Das ist doch seit Jahren die Forderung – und nur wenig ist passiert.
Die Digitalisierung bringt viele Vorteile. Aber sie muss auch sicher sein. Wir müssen Support, Updates, die Wartung von Geräten immer mitdenken. Das ist in der Vergangenheit zu wenig passiert. Und wir wollen Open Source stärken, um Entwicklung, Instandhaltung und Sicherheit dieser Anwendungen professioneller aufstellen.
Digitalisierung ist eines der wichtigsten Themen im Koalitionsvertrag. Themen und Fachbereiche sind zerfasert und nicht gebündelt. Blockiert das nicht die Umsetzung?
Digitalisierung ist eine Querschnittsaufgabe. Wenn nur ein Ministerium zuständig wäre, wäre das der falsche Weg. Alle Bereiche müssen sich fit machen. Die Verwaltung, der Gesundheitsbereich, die Behörden. Es geht um IT-Sicherheit, um Datenschutz, um technisch gute Anwendungen. Dafür gibt es jetzt ein besseres Verständnis. Das war in der alten Bundesregierung nicht der Fall.
Sie sind Vorsitzende des Digitalausschusses im Bundestag. Was steht ganz oben auf Ihrer Agenda?

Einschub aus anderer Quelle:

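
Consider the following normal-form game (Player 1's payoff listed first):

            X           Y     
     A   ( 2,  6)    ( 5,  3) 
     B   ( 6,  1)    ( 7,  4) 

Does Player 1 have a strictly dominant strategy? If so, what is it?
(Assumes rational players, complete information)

Yes, Player 1's strictly dominant strategy is B

Work:
A strategy strictly dominates another if it gives a strictly higher payoff against every opponent action. Compare each pair of P1's strategies column-by-column:
  A vs B: [2 vs 6, 5 vs 7] → A does not strictly dominate B (column X: 2 ≤ 6)
  B vs A: [6 vs 2, 7 vs 5] → B strictly dominates A
B strictly dominates every other strategy → strictly dominant.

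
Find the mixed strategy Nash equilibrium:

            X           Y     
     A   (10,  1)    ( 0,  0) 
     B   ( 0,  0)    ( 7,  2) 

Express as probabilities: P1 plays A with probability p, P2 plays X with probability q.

p = 0.6667, q = 0.4118

Work:
Find probabilities that make opponent indifferent:
P2 chooses q to make P1 indifferent between A and B
P1 chooses p to make P2 indifferent between X and Y
Mixed NE: P1 plays (A: 0.6667, B: 0.3333), P2 plays (X: 0.4118, Y: 0.5882)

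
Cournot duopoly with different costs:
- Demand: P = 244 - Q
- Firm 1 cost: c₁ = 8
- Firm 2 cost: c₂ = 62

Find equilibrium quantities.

q₁* = 96.67, q₂* = 42.67

Work:
Reaction: q₁ = (244 - 8 - q₂)/2
Reaction: q₂ = (244 - 62 - q₁)/2
Solve simultaneously:
q₁* = (244 - 2×8 + 62)/3 = 96.67
q₂* = (244 - 2×62 + 8)/3 = 42.67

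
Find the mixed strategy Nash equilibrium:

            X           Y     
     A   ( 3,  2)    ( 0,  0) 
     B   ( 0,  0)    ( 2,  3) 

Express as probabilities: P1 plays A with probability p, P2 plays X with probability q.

p = 0.6, q = 0.4

Work:
Find probabilities that make opponent indifferent:
P2 chooses q to make P1 indifferent between A and B
P1 chooses p to make P2 indifferent between X and Y
Mixed NE: P1 plays (A: 0.6, B: 0.4), P2 plays (X: 0.4, Y: 0.6)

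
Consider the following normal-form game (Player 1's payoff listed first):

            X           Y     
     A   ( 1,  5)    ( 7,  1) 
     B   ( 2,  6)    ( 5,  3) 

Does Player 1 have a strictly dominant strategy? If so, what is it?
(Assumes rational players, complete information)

No strictly dominant strategy exists for Player 1

Work:
A strategy strictly dominates another if it gives a strictly higher payoff against every opponent action. Compare each pair of P1's strategies column-by-column:
  A vs B: [1 vs 2, 7 vs 5] → A does not strictly dominate B (column X: 1 ≤ 2)
  B vs A: [2 vs 1, 5 vs 7] → B does not strictly dominate A (column Y: 5 ≤ 7)
No single strategy strictly dominates all others → no strictly dominant strategy.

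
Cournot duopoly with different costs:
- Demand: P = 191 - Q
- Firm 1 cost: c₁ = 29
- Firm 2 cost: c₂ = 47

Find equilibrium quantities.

q₁* = 60.0, q₂* = 42.0

Work:
Reaction: q₁ = (191 - 29 - q₂)/2
Reaction: q₂ = (191 - 47 - q₁)/2
Solve simultaneously:
q₁* = (191 - 2×29 + 47)/3 = 60.0
q₂* = (191 - 2×47 + 29)/3 = 42.0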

Wir müssen den Ausbau der digitalen Infrastruktur schnell auf den Weg bringen. Wir brauchen Glasfaser in der Fläche und keine Zwischentechnologien. Das Geld dafür ist da. Problem sind die Antragsverfahren. Die müssen einfacher werden. Neben IT-Sicherheit steht für mich der digitale Verbraucherschutz, die Nachhaltigkeit von Zukunftstechnologien sowie die Sicherung eines freiheitlichen Meinungsbildungsprozesses auf der Agenda. Dass der neue Bundesdigitalminister Volker Wissing auch im Namen des Ministeriums die Digitalisierung vorne anstellt, ist ein gutes Zeichen. Im Ausschuss werden wir ihm Druck machen, dass die Pläne aus dem Koalitionsvertrag auch umgesetzt werden.